DJI Goggles represents the company’s premiere effort at developing a first-person view system that can give drone pilots a seamless bird’s eye view of the world in full HD. The Goggles contain a pair of large ultra-high-quality screens, with antennas that connect via Lightbridge 2 for long-range and low-latency wireless connectivity, with direct control of photo and video capture.
The DJI Goggles also take advantage of Head Tracking, which allows operators of the DJI Mavic Pro or Phantom 4 series to use head movements to control both aircraft yaw and camera tilt. Price of the DJI Goggles is $495, which you can buy here. Shipping after May 20, 2017.
The Goggles should give DJI drone operators the edge when using Edgebees Drone Prix AR augmented reality racing game, which places overlays over the incoming camera transmission that will simulate a virtual obstacle course to fly your drone through. The better you get at avoiding obstacles along the way, the more virtual rewards and prizes you receive. And with it’s social component, drone pilots around the world can compete over the best performance, points and time for a place in the world wide high-score leaderboard.
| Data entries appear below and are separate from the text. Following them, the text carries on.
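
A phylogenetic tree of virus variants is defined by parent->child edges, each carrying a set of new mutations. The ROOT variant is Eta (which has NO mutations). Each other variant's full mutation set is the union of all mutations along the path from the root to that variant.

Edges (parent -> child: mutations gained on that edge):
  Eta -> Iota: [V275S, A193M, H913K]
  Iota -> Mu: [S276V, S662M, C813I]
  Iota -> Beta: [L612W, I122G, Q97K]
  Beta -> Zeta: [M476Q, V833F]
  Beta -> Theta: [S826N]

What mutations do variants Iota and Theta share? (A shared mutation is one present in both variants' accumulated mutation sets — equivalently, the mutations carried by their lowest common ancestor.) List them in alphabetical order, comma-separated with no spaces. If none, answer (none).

Accumulating mutations along path to Iota:
  At Eta: gained [] -> total []
  At Iota: gained ['V275S', 'A193M', 'H913K'] -> total ['A193M', 'H913K', 'V275S']
Mutations(Iota) = ['A193M', 'H913K', 'V275S']
Accumulating mutations along path to Theta:
  At Eta: gained [] -> total []
  At Iota: gained ['V275S', 'A193M', 'H913K'] -> total ['A193M', 'H913K', 'V275S']
  At Beta: gained ['L612W', 'I122G', 'Q97K'] -> total ['A193M', 'H913K', 'I122G', 'L612W', 'Q97K', 'V275S']
  At Theta: gained ['S826N'] -> total ['A193M', 'H913K', 'I122G', 'L612W', 'Q97K', 'S826N', 'V275S']
Mutations(Theta) = ['A193M', 'H913K', 'I122G', 'L612W', 'Q97K', 'S826N', 'V275S']
Intersection: ['A193M', 'H913K', 'V275S'] ∩ ['A193M', 'H913K', 'I122G', 'L612W', 'Q97K', 'S826N', 'V275S'] = ['A193M', 'H913K', 'V275S']

Answer: A193M,H913K,V275S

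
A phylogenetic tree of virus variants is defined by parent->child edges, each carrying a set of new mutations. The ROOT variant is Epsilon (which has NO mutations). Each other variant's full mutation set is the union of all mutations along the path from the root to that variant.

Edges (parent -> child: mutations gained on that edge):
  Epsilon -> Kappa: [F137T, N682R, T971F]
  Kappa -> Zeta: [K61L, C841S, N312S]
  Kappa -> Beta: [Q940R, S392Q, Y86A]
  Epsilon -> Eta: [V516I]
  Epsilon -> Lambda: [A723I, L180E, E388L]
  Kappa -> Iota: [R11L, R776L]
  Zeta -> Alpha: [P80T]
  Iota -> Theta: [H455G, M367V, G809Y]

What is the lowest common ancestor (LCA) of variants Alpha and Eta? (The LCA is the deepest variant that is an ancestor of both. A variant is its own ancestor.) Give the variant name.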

Lastly, DJI has partnered up with Switcher Studio, to use the DJI Osmo Mobile as a remote camera platform. Through the Switcher Studio 3.0 app, users can live stream and adjust the pan, tilt, and zoom, as well as adjust focus control, depth of field, exposure, ISO, white balance and other functions. The LED light on the mobile phone also serves as a Tally Light. LOL.
So clearly, DJI was busy during their Chinese New Year hiatus. And it shows.